| h1. Installation |
| |
| The Python cloud scripts enable you to run Hadoop on cloud providers. |
| A working cluster will start immediately with one command. It's ideal for |
| running temporary Hadoop clusters to carry out a proof of concept, or to run a |
| few one-time jobs.
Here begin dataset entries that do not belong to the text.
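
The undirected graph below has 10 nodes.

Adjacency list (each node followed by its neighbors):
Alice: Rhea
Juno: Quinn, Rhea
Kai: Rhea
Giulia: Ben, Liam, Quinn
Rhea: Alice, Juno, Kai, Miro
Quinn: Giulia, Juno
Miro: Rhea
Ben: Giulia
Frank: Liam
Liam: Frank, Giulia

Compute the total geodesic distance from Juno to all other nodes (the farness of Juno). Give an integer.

Distances from Juno: Alice:2, Ben:3, Frank:4, Giulia:2, Kai:2, Liam:3, Miro:2, Quinn:1, Rhea:1.
Sum = 2 + 3 + 4 + 2 + 2 + 3 + 2 + 1 + 1 = 20.

20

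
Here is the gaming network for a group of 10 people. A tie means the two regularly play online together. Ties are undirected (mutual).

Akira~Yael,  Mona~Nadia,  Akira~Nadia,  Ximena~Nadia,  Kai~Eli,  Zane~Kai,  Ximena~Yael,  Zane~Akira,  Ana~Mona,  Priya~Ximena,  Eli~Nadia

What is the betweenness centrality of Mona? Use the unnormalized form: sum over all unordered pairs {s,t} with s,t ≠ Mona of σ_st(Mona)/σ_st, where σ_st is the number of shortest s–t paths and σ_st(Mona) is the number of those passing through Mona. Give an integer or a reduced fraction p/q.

8

Pairs whose geodesics pass through Mona — Akira–Ana: 1; Ana–Priya: 1; Ana–Kai: 1; Ana–Nadia: 1; Ana–Eli: 1; Ana–Ximena: 1; Ana–Zane: 1; Ana–Yael: 2/2.
All other pairs contribute 0.
Summing the contributions gives betweenness(Mona) = 8.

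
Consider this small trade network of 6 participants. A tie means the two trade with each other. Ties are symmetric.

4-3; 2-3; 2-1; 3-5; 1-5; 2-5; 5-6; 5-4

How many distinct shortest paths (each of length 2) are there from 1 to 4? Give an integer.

1

The shortest distance is 2, and the only length-2 path is 1–5–4. So there is exactly 1 shortest path.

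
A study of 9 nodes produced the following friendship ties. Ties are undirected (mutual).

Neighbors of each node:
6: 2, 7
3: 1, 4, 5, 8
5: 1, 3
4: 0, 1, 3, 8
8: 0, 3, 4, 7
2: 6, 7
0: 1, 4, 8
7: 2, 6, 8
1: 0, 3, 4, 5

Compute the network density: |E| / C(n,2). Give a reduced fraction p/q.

There are 14 edges and 9 nodes, so the maximum possible is C(9,2) = 36.
Density = 14/36 = 7/18.

7/18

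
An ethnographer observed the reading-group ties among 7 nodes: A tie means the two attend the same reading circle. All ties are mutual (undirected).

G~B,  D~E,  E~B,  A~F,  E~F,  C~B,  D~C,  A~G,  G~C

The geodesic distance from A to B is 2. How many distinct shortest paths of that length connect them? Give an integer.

1

The shortest distance is 2, and the only length-2 path is A–G–B. So there is exactly 1 shortest path.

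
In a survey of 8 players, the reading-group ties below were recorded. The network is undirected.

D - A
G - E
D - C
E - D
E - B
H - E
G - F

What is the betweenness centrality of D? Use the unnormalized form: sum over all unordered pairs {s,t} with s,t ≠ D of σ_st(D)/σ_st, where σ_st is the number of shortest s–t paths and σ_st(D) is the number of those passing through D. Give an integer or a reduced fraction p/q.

11

Pairs whose geodesics pass through D — A–H: 1; A–F: 1; A–E: 1; A–G: 1; A–B: 1; A–C: 1; H–C: 1; F–C: 1; E–C: 1; G–C: 1; B–C: 1.
All other pairs contribute 0.
Summing the contributions gives betweenness(D) = 11.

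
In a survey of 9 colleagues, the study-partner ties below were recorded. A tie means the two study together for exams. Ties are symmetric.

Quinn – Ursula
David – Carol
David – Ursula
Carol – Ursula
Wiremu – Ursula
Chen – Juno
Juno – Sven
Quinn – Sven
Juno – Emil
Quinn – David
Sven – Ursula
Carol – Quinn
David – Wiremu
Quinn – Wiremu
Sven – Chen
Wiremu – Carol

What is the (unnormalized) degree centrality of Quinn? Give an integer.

Quinn is directly tied to Carol, David, Sven, Ursula, and Wiremu. That is 5 neighbors, so the degree of Quinn is 5.

5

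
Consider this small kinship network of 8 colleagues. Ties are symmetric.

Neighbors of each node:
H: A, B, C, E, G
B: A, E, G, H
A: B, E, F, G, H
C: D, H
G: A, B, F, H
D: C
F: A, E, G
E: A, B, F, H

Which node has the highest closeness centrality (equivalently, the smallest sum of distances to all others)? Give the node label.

Farness (sum of distances to all others) for each node — A:10, B:11, C:13, D:19, E:11, F:14, G:11, H:9.
The smallest farness is 9, for H, so H has the highest closeness.

H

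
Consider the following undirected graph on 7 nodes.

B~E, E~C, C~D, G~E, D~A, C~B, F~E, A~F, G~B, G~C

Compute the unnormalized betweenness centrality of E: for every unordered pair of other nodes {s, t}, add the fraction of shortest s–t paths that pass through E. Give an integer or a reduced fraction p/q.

Pairs whose geodesics pass through E — B–F: 1; B–A: 1/2; C–F: 1; G–F: 1; G–A: 1/2.
All other pairs contribute 0.
Summing the contributions gives betweenness(E) = 4.

4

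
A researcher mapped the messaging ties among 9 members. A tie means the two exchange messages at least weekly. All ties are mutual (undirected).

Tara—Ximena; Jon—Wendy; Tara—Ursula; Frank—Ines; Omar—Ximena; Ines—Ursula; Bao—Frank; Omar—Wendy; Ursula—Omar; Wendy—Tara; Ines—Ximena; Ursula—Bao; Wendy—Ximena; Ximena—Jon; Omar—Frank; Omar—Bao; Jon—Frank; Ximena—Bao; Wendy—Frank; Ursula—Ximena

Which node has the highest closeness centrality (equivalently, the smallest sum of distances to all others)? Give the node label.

Farness (sum of distances to all others) for each node — Bao:12, Frank:11, Ines:13, Jon:13, Omar:11, Tara:13, Ursula:11, Wendy:11, Ximena:9.
The smallest farness is 9, for Ximena, so Ximena has the highest closeness.

Ximena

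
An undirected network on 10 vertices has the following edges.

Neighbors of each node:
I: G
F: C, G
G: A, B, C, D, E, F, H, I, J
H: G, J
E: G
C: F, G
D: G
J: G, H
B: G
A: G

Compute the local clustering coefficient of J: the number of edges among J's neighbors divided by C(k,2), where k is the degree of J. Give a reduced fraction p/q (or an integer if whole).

1

J's neighbors: G and H (k = 2).
Possible neighbor pairs: C(2,2) = 1. Edges among them: G–H → e = 1.
Clustering(J) = 1/1.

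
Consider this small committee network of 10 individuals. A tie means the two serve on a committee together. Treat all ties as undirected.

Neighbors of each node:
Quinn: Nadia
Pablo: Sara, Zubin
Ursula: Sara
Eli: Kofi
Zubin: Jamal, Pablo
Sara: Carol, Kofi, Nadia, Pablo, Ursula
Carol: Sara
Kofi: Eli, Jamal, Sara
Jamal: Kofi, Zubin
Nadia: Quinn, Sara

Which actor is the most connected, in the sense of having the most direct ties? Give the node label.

Degrees — Carol:1, Eli:1, Jamal:2, Kofi:3, Nadia:2, Pablo:2, Quinn:1, Sara:5, Ursula:1, Zubin:2.
The maximum is 5, attained only by Sara.

Sara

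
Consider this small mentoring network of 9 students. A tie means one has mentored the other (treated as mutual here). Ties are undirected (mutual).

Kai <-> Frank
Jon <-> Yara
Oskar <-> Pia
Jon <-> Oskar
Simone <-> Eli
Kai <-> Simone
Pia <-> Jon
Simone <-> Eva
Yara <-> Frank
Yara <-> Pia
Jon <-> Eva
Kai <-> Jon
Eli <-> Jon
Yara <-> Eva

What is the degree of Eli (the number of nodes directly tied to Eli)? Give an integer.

2

Eli is directly tied to Jon and Simone. That is 2 neighbors, so the degree of Eli is 2.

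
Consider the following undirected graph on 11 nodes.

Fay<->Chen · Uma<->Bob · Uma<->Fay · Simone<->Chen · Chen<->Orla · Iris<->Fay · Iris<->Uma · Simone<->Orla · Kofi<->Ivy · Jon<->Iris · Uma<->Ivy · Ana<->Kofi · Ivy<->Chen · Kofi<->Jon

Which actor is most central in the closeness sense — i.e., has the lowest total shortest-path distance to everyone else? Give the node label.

Ivy

Farness (sum of distances to all others) for each node — Ana:30, Bob:28, Chen:19, Fay:20, Iris:20, Ivy:17, Jon:24, Kofi:21, Orla:27, Simone:27, Uma:19.
The smallest farness is 17, for Ivy, so Ivy has the highest closeness.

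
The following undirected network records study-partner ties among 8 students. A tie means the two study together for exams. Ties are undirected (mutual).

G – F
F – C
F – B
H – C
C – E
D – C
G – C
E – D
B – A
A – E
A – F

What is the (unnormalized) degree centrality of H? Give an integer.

H is directly tied to C. That is 1 neighbor, so the degree of H is 1.

1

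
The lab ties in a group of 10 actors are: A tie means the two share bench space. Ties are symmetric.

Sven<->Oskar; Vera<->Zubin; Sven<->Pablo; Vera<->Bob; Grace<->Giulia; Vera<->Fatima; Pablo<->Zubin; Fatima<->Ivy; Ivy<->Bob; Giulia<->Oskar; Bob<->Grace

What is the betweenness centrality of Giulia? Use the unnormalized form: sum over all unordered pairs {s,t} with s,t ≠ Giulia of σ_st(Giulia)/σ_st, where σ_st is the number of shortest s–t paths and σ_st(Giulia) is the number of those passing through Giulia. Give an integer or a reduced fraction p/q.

13/2

Pairs whose geodesics pass through Giulia — Grace–Pablo: 1/2; Grace–Sven: 1; Grace–Oskar: 1; Bob–Sven: 1/2; Bob–Oskar: 1; Ivy–Sven: 1/3; Ivy–Oskar: 1; Fatima–Oskar: 2/3; Vera–Oskar: 1/2.
All other pairs contribute 0.
Summing the contributions gives betweenness(Giulia) = 13/2.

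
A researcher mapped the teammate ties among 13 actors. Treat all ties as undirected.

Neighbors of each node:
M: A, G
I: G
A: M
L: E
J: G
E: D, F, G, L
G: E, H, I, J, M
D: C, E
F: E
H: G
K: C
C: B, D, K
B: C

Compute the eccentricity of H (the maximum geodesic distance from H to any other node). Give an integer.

Distances from H: A:3, B:5, C:4, D:3, E:2, F:3, G:1, I:2, J:2, K:5, L:3, M:2.
The largest is 5 (to K and B), so the eccentricity of H is 5.

5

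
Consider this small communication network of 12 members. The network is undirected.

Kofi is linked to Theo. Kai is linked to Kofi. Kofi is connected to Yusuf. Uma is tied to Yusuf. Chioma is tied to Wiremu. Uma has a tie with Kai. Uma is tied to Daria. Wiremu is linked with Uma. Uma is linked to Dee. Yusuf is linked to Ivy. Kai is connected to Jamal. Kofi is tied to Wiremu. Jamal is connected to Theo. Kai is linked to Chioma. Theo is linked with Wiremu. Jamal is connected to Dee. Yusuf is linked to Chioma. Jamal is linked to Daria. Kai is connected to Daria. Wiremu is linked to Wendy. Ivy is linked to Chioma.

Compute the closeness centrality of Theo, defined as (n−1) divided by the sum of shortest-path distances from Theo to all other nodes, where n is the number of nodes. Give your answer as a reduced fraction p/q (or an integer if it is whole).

11/20

Distances from Theo: Chioma:2, Daria:2, Dee:2, Ivy:3, Jamal:1, Kai:2, Kofi:1, Uma:2, Wendy:2, Wiremu:1, Yusuf:2. Sum = 20.
n = 12, so closeness = 11/20.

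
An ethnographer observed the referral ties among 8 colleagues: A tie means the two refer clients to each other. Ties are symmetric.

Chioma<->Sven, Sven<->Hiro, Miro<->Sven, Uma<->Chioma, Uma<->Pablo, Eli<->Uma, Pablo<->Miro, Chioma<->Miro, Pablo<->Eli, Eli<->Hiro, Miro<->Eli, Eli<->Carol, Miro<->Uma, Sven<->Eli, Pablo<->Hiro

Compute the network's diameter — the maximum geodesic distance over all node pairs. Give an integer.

Eccentricity of each node (its greatest distance to any other): Carol:3, Chioma:3, Eli:2, Hiro:2, Miro:2, Pablo:2, Sven:2, Uma:2.
The maximum eccentricity is 3, realized for instance by the pair Carol–Chioma via Carol – Eli – Uma – Chioma. So the diameter is 3.

3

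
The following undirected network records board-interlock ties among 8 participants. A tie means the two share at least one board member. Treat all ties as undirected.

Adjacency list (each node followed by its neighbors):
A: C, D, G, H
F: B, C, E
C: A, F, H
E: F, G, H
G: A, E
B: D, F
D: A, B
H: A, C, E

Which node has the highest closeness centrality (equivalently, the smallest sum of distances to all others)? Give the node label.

A

Farness (sum of distances to all others) for each node — A:10, B:14, C:11, D:13, E:12, F:11, G:13, H:12.
The smallest farness is 10, for A, so A has the highest closeness.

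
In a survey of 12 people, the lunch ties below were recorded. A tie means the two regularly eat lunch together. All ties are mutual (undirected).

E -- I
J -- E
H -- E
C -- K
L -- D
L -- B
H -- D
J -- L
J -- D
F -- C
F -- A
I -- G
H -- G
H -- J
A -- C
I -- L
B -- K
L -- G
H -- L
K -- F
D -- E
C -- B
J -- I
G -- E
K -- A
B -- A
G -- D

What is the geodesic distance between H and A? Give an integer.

One shortest route is H – L – B – A, which uses 3 edges, and at distance 2 from H we only reach {B, I}, which does not include A. So d(H,A) = 3.

3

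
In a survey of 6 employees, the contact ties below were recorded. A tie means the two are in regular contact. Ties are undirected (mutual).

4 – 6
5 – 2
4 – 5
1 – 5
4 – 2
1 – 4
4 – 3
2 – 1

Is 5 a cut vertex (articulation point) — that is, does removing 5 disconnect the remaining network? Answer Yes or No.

No

Even without 5, every remaining node can still reach every other (the residual graph is connected), so 5 is not a cut vertex.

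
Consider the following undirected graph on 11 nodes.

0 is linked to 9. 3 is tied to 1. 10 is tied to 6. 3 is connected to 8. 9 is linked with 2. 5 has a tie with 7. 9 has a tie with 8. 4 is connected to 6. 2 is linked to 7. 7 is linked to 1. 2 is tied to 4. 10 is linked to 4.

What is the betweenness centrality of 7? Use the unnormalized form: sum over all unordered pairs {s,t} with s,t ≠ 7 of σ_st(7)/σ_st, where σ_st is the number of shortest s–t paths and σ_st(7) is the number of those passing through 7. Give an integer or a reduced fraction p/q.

Pairs whose geodesics pass through 7 — 2–5: 1; 2–3: 1/2; 2–1: 1; 6–5: 1; 6–3: 1/2; 6–1: 1; 5–4: 1; 5–0: 1; 5–3: 1; 5–10: 1; 5–8: 2/2; 5–9: 1; 5–1: 1; 4–3: 1/2 … (+5 more pairs).
All other pairs contribute 0.
Summing the contributions gives betweenness(7) = 16.

16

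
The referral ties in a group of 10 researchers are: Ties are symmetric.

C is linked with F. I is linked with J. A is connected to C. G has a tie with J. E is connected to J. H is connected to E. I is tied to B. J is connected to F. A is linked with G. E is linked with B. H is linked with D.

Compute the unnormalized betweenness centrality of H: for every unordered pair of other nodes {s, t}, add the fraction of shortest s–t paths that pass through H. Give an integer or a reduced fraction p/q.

8

Pairs whose geodesics pass through H — E–D: 1; G–D: 1; F–D: 1; A–D: 1; B–D: 1; C–D: 1; D–J: 1; D–I: 2/2.
All other pairs contribute 0.
Summing the contributions gives betweenness(H) = 8.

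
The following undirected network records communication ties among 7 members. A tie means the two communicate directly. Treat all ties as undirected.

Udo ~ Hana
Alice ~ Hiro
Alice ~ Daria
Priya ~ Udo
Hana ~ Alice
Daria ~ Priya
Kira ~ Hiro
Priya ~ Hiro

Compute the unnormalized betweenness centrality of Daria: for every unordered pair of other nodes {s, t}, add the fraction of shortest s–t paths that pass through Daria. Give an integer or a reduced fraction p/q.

Pairs whose geodesics pass through Daria — Alice–Priya: 1/2.
All other pairs contribute 0.
Summing the contributions gives betweenness(Daria) = 1/2.

1/2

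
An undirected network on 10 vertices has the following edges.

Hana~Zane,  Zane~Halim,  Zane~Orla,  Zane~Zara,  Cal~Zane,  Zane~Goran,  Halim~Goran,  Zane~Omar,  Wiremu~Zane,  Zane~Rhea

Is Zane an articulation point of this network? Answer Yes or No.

Removing Zane leaves {Omar} with no path to {Wiremu}, so the network splits into 8 components. Zane is a cut vertex.

Yes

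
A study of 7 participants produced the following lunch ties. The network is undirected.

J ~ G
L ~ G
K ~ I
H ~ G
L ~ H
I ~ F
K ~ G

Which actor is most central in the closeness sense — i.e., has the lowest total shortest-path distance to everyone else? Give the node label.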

Currently, the scripts support Amazon EC2 only, but in the |
| future other cloud providers may also be supported. |
| |
| Amazon Machine Images (AMIs) and associated launch scripts are provided that |
| make it easy to run Hadoop on EC2. Note that the AMIs contain only base packages |
| (such as Java), and not a particular version of Hadoop because Hadoop is |
| installed at launch time. |
| |
| *In this section, command lines that start with {{#}} are executed on a cloud |
| instance, and command lines starting with a {{%}} are executed on your |
| workstation.* |
| |
| h2. Installing the Python Cloud Scripts |
| |
| The following prerequisites apply to using the Python cloud scripts: |
| * Python 2.5 |
| * boto 1.8d |
| * simplejson 2.0.9 |
| |
| You can install bot and simplejson by using |
| [easy\_install|http://pypi.python.org/pypi/setuptools]: |
| {code} |
| % easy_install "simplejson==2.0.9" |
| % easy_install "boto==1.8d" |
| {code} |
| |
| *NOTE: If you have both Python 2.5 and 2.6 on your system (e.g. OS X Snow Leopard), then you should use {{easy_install-2.5}}.* |
| |
| Alternatively, you might like to use the python-boto and python-simplejson RPM |
| and Debian packages. |
| |
| The Python Cloud scripts are packaged in the source tarball. Unpack the tarball |
| on your system. The CDH Cloud scripts are in _contrib/python/src/py_. |
| For convenience, you can add this directory to your path. |
| |